Feature claude codex gemini openai_agents
Vendor Anthropic OpenAI Google OpenAI
Transport Claude Code CLI codex CLI gemini CLI openai-agents Python SDK
Extra install brew install claude npm install -g @openai/codex npm install -g @google/generative-ai-cli pip install 'bernstein[openai]'
Structured output JSON schema enforced --json --output-format json JSONL event stream
MCP support First-class No No Via runner manifest (Bernstein-managed servers)
Sandboxing CLI permission model Full-auto only CLI permission model Pluggable: unix_local / docker / e2b / modal
Rate-limit detection Yes (probe + cached cooldown) Yes (fast-exit probe) Yes Yes (SDK exception classes + fast-exit)
Cache tiers Cache read / write No Implicit context caching No explicit cache API
Streaming Stream-JSON Line-by-line Line-by-line JSONL events
Tool-call granularity Per-tool hooks Bundled in JSON output Bundled Per-event (tool_call / tool_result / usage)
Pricing visibility Yes (cache-aware) Yes (input/output) Yes Yes (gpt-5 / gpt-5-mini / o4 priced)
When to pick it Anything complex, multi-turn, or MCP-heavy Cheap, single-file fixes Huge-context reads OpenAI sandbox / SDK-native tool-use

Decision tree

Is your task going to use Bernstein-managed MCP servers (bulletin board, task server, custom MCP tools you've registered)?

  • Yes, and you want first-class MCP handlingclaude.
  • Yes, and you're on OpenAIopenai_agents.
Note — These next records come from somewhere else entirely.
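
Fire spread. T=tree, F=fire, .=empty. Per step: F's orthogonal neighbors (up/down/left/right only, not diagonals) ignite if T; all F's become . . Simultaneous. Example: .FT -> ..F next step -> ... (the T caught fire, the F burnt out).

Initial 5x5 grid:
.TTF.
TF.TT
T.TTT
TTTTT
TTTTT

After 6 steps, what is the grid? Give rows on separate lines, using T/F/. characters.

Step 1: 4 trees catch fire, 2 burn out
  .FF..
  F..FT
  T.TTT
  TTTTT
  TTTTT
Step 2: 3 trees catch fire, 4 burn out
  .....
  ....F
  F.TFT
  TTTTT
  TTTTT
Step 3: 4 trees catch fire, 3 burn out
  .....
  .....
  ..F.F
  FTTFT
  TTTTT
Step 4: 5 trees catch fire, 4 burn out
  .....
  .....
  .....
  .FF.F
  FTTFT
Step 5: 3 trees catch fire, 5 burn out
  .....
  .....
  .....
  .....
  .FF.F
Step 6: 0 trees catch fire, 3 burn out
  .....
  .....
  .....
  .....
  .....

.....
.....
.....
.....
.....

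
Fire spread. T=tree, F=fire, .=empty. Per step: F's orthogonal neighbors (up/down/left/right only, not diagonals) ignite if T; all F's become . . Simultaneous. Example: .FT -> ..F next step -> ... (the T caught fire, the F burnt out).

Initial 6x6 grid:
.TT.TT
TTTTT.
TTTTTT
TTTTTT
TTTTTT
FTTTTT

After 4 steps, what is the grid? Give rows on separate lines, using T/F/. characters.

Step 1: 2 trees catch fire, 1 burn out
  .TT.TT
  TTTTT.
  TTTTTT
  TTTTTT
  FTTTTT
  .FTTTT
Step 2: 3 trees catch fire, 2 burn out
  .TT.TT
  TTTTT.
  TTTTTT
  FTTTTT
  .FTTTT
  ..FTTT
Step 3: 4 trees catch fire, 3 burn out
  .TT.TT
  TTTTT.
  FTTTTT
  .FTTTT
  ..FTTT
  ...FTT
Step 4: 5 trees catch fire, 4 burn out
  .TT.TT
  FTTTT.
  .FTTTT
  ..FTTT
  ...FTT
  ....FT

.TT.TT
FTTTT.
.FTTTT
..FTTT
...FTT
....FT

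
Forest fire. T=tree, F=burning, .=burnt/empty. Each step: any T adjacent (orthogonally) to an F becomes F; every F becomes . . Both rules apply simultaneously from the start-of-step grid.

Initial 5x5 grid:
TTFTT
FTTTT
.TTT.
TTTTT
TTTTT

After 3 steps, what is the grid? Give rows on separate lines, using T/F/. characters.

Step 1: 5 trees catch fire, 2 burn out
  FF.FT
  .FFTT
  .TTT.
  TTTTT
  TTTTT
Step 2: 4 trees catch fire, 5 burn out
  ....F
  ...FT
  .FFT.
  TTTTT
  TTTTT
Step 3: 4 trees catch fire, 4 burn out
  .....
  ....F
  ...F.
  TFFTT
  TTTTT

.....
....F
...F.
TFFTT
TTTTT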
The runner forwards Bernstein's existing MCP servers to the SDK; you get MCP bridging without giving up the SDK's sandbox features.
  • No → any adapter works; pick by cost / reasoning quality.
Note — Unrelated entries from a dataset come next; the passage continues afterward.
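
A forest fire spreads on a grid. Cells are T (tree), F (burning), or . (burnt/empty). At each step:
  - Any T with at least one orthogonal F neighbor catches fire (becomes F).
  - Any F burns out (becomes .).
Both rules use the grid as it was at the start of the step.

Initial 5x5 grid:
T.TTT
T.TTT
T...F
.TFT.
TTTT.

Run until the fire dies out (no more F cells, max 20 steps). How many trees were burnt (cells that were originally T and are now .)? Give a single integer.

Answer: 12

Derivation:
Step 1: +4 fires, +2 burnt (F count now 4)
Step 2: +4 fires, +4 burnt (F count now 4)
Step 3: +3 fires, +4 burnt (F count now 3)
Step 4: +1 fires, +3 burnt (F count now 1)
Step 5: +0 fires, +1 burnt (F count now 0)
Fire out after step 5
Initially T: 15, now '.': 22
Total burnt (originally-T cells now '.'): 12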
Do you need a specific sandbox (E2B, Modal, Docker)?

  • Yesopenai_agents. No other Bernstein adapter exposes pluggable sandbox providers today.

Cost-sensitive, quick fixes?

  • codex with o4-mini or gpt-5.4-mini is cheapest.
  • openai_agents with gpt-5-mini is a close second and brings the SDK's tool-use protocol.
  • claude with Haiku 4.5 is competitive when you're already doing most of the orchestration work in Claude.

Best reasoning quality?

  • claude with Opus 4.7 still wins most reasoning benchmarks.
  • openai_agents with o4 competes on multi-step tool-use tasks where the SDK's sandbox feedback loop matters more than raw reasoning depth.
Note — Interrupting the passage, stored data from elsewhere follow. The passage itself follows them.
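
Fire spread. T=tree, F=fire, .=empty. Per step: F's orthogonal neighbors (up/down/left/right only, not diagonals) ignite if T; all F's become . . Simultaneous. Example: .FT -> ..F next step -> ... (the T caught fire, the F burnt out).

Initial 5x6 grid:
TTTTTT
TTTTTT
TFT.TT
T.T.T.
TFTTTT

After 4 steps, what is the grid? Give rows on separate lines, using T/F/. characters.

Step 1: 5 trees catch fire, 2 burn out
  TTTTTT
  TFTTTT
  F.F.TT
  T.T.T.
  F.FTTT
Step 2: 6 trees catch fire, 5 burn out
  TFTTTT
  F.FTTT
  ....TT
  F.F.T.
  ...FTT
Step 3: 4 trees catch fire, 6 burn out
  F.FTTT
  ...FTT
  ....TT
  ....T.
  ....FT
Step 4: 4 trees catch fire, 4 burn out
  ...FTT
  ....FT
  ....TT
  ....F.
  .....F

...FTT
....FT
....TT
....F.
.....F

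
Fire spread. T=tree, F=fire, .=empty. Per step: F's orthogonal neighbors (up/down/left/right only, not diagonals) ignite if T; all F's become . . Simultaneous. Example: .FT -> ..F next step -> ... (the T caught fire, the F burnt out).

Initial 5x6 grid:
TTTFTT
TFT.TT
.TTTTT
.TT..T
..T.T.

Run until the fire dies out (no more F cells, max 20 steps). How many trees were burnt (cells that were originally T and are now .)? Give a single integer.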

When NOT to use openai_agents

  • You already have a Codex-based plan that works. Migrating for the sake of migrating burns cost without buying much.
  • You don't want the openai-agents Python dependency. It's optional for a reason — bernstein[openai] adds the SDK and its transitive deps (pydantic, httpx, etc.).
  • You need Claude's cache-control blocks or subagent handoffs. The SDK has its own handoff model but it's not the same abstraction — if your plan.yaml already assumes Claude Code subagents, keep them there.
  • You're on a deterministic-only workflow. The SDK ships tool execution as part of the agent loop, so the boundary between "planner" and "executor" is softer than with codex.

Migration cheatsheet

Coming from codex:

# Before
cli: codex
model: gpt-5.4-mini
# After
cli: openai_agents
model: gpt-5-mini
sandbox_provider: unix_local

The sandbox_provider field is optional and defaults to unix_local. Model names roughly map: gpt-5.4gpt-5, gpt-5.4-minigpt-5-mini, o4-mini stays as-is (both adapters accept it).

Coming from claude:

Usually don't migrate — if you were using Claude Code's subagent system, MCP integration, or --append-system-prompt, you'll give those up. Consider openai_agents only for tasks that specifically benefit from the SDK's sandbox providers.